Elm Creek Park Reserve

The Pierre Bottineau House in Elm Creek Park Reserve in Maple Grove

Despite the fact that I spent every Saturday last summer working in Elm Creek Park Reserve, I didn't actually spend that much time exploring the place. The park is as large as many State Parks and offers just about any outdoor activity you can think of from archery, camping, and geocaching in the summer to cross-country skiing, tubing, and skijoring in the winter. My favorite part of the park and the part that makes this highly developed park an urban wilderness is the section and trails around Eastman Nature Center. These hiking/snowshoeing only trails feel deserted even on the busiest days of the summer.

The mushrooms were fantastic! 

The Eastman entrance is on the north side of the park (the main entrance is on the south) and the center itself is worth checking out.
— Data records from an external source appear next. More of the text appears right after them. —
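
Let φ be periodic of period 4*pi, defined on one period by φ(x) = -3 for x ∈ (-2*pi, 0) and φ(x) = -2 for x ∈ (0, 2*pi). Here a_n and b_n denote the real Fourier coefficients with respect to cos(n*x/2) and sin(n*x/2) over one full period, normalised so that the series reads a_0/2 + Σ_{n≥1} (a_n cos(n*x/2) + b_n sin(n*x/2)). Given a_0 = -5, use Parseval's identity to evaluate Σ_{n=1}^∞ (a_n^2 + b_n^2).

Parseval: a_0^2/2 + Σ_{n≥1} (a_n^2+b_n^2) = (1/(2*pi)) ∫_{-2*pi}^{2*pi} φ(x)^2 dx = 13.
Subtract a_0^2/2 = 25/2: Σ (a_n^2+b_n^2) = 1/2.

1/2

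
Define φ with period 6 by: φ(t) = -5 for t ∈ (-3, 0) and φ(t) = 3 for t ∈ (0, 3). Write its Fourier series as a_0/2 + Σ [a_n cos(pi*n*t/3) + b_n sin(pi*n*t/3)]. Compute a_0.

-2

a_0 = 1/3 ∫_{-3}^{3} φ(t) dt = 1/3 · (-6) = -2.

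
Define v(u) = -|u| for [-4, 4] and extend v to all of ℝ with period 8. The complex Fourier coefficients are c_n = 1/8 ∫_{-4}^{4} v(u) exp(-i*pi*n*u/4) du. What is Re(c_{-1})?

Since v is real-valued, Re(c_{-1}) = 1/8 ∫_{-4}^{4} v(u) cos(-pi*u/4) du = a_{1}/2.
v is even and cos(-pi*u/4) is even, so the integrand is even: ∫_{-4}^{4} v(u) cos(-pi*u/4) du = 2∫_0^{4} v(u) cos(-pi*u/4) du.
Integrating by parts (boundary term plus one more integral), an antiderivative of (-u) cos(-pi*u/4) is -4*u*sin(pi*u/4)/pi - 16*cos(pi*u/4)/pi**2; evaluating from 0 to 4: ∫_{0}^{4} (-u) cos(-pi*u/4) du = (16/pi**2) - (-16/pi**2) = 32/pi**2.
So ∫_{-4}^{4} v(u) cos(-pi*u/4) du = 64/pi**2.
Hence Re(c_{-1}) = (1/8)·(64/pi**2) = 8/pi**2.

8/pi**2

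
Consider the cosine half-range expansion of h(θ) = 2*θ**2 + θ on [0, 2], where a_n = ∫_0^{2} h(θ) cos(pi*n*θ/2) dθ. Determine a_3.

-40/(9*pi**2)

a_3 = ∫_0^{2} (2*θ**2 + θ) cos(3*pi*θ/2) dθ.
Integrating by parts twice (tabular method), an antiderivative of (2*θ**2 + θ) cos(3*pi*θ/2) is 4*θ**2*sin(3*pi*θ/2)/(3*pi) + 2*θ*sin(3*pi*θ/2)/(3*pi) + 16*θ*cos(3*pi*θ/2)/(9*pi**2) - 32*sin(3*pi*θ/2)/(27*pi**3) + 4*cos(3*pi*θ/2)/(9*pi**2); evaluating from 0 to 2: ∫_{0}^{2} (2*θ**2 + θ) cos(3*pi*θ/2) dθ = (-4/pi**2) - (4/(9*pi**2)) = -40/(9*pi**2).
Hence a_3 = -40/(9*pi**2).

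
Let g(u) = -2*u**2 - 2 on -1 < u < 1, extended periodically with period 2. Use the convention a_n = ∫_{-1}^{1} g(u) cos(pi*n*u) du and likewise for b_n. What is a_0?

-16/3

a_0 = ∫_{-1}^{1} g(u) du = -16/3.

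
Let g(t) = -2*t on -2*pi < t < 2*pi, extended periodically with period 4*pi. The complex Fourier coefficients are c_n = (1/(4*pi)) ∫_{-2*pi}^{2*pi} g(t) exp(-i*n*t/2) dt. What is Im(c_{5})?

Since g is real-valued, Im(c_{5}) = -(1/(4*pi)) ∫_{-2*pi}^{2*pi} g(t) sin(5*t/2) dt = -b_{5}/2.
g is odd and sin(5*t/2) is odd, so the integrand is even: ∫_{-2*pi}^{2*pi} g(t) sin(5*t/2) dt = 2∫_0^{2*pi} g(t) sin(5*t/2) dt.
Integrating by parts (boundary term plus one more integral), an antiderivative of (-2*t) sin(5*t/2) is 4*t*cos(5*t/2)/5 - 8*sin(5*t/2)/25; evaluating from 0 to 2*pi: ∫_{0}^{2*pi} (-2*t) sin(5*t/2) dt = (-8*pi/5) - (0) = -8*pi/5.
So ∫_{-2*pi}^{2*pi} g(t) sin(5*t/2) dt = -16*pi/5.
Hence Im(c_{5}) = (-1/(4*pi))·(-16*pi/5) = 4/5.

4/5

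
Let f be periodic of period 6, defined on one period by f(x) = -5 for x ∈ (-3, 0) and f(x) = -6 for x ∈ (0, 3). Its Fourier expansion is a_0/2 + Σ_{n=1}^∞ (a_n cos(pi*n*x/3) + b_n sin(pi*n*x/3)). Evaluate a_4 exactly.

a_4 = 1/3 ∫_{-3}^{3} f(x) cos(4*pi*x/3) dx.
Split the integral at the breakpoints.
Directly, an antiderivative of (-5) cos(4*pi*x/3) is -15*sin(4*pi*x/3)/(4*pi); evaluating from -3 to 0: ∫_{-3}^{0} (-5) cos(4*pi*x/3) dx = (0) - (0) = 0.
Directly, an antiderivative of (-6) cos(4*pi*x/3) is -9*sin(4*pi*x/3)/(2*pi); evaluating from 0 to 3: ∫_{0}^{3} (-6) cos(4*pi*x/3) dx = (0) - (0) = 0.
Summing the pieces and multiplying by (1/3) gives a_4 = 0.

0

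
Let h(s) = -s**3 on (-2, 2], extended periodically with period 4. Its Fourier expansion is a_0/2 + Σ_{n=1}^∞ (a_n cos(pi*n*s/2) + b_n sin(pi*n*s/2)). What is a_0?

a_0 = 1/2 ∫_{-2}^{2} h(s) ds = 1/2 · (0) = 0.

0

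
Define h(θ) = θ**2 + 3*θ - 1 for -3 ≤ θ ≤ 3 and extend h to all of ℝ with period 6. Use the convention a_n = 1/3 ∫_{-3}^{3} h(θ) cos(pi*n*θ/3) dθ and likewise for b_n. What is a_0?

a_0 = 1/3 ∫_{-3}^{3} h(θ) dθ = 1/3 · (12) = 4.

4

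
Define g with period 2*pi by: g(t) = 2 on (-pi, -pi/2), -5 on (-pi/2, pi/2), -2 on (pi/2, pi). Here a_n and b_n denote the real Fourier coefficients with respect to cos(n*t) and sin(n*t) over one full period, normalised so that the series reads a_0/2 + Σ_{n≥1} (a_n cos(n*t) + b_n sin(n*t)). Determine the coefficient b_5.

-4/(5*pi)

b_5 = 1/pi ∫_{-pi}^{pi} g(t) sin(5*t) dt.
Split the integral at the breakpoints.
Directly, an antiderivative of (2) sin(5*t) is -2*cos(5*t)/5; evaluating from -pi to -pi/2: ∫_{-pi}^{-pi/2} (2) sin(5*t) dt = (0) - (2/5) = -2/5.
Directly, an antiderivative of (-5) sin(5*t) is cos(5*t); evaluating from -pi/2 to pi/2: ∫_{-pi/2}^{pi/2} (-5) sin(5*t) dt = (0) - (0) = 0.
Directly, an antiderivative of (-2) sin(5*t) is 2*cos(5*t)/5; evaluating from pi/2 to pi: ∫_{pi/2}^{pi} (-2) sin(5*t) dt = (-2/5) - (0) = -2/5.
Summing the pieces and multiplying by (1/pi) gives b_5 = -4/(5*pi).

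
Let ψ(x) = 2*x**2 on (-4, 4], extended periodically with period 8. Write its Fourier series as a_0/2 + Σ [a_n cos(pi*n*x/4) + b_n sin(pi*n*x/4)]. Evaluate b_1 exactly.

0

b_1 = 1/4 ∫_{-4}^{4} ψ(x) sin(pi*x/4) dx.
ψ is even and sin(pi*x/4) is odd, so the integrand is odd over a symmetric interval and the integral vanishes.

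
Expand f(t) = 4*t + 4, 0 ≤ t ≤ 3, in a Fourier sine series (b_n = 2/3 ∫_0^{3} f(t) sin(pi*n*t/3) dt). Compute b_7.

40/(7*pi)

b_7 = 2/3 ∫_0^{3} (4*t + 4) sin(7*pi*t/3) dt.
Integrating by parts (boundary term plus one more integral), an antiderivative of (4*t + 4) sin(7*pi*t/3) is -12*t*cos(7*pi*t/3)/(7*pi) + 36*sin(7*pi*t/3)/(49*pi**2) - 12*cos(7*pi*t/3)/(7*pi); evaluating from 0 to 3: ∫_{0}^{3} (4*t + 4) sin(7*pi*t/3) dt = (48/(7*pi)) - (-12/(7*pi)) = 60/(7*pi).
Hence b_7 = (2/3)·(60/(7*pi)) = 40/(7*pi).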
The trails do a great job of sampling different aspects of Minnesota ecosystems. You'll wind through dense forests, open glades, meandering streams, and wide upland prairies. There are a lot of wetlands along these trails which meant two things for me last summer - I went overboard on mushroom pictures and the mosquitoes were almost prohibitively painful. I did the trails one more time this last fall and they were much more pleasant, if less beautiful. Go in the early summer for woodland wildflowers and late summer for prairie wildflowers. Fall leaves the forests pretty barren, but the prairie grasses are at their peak color and just blaze in the afternoon light. And everything pretty much looks the same in winter.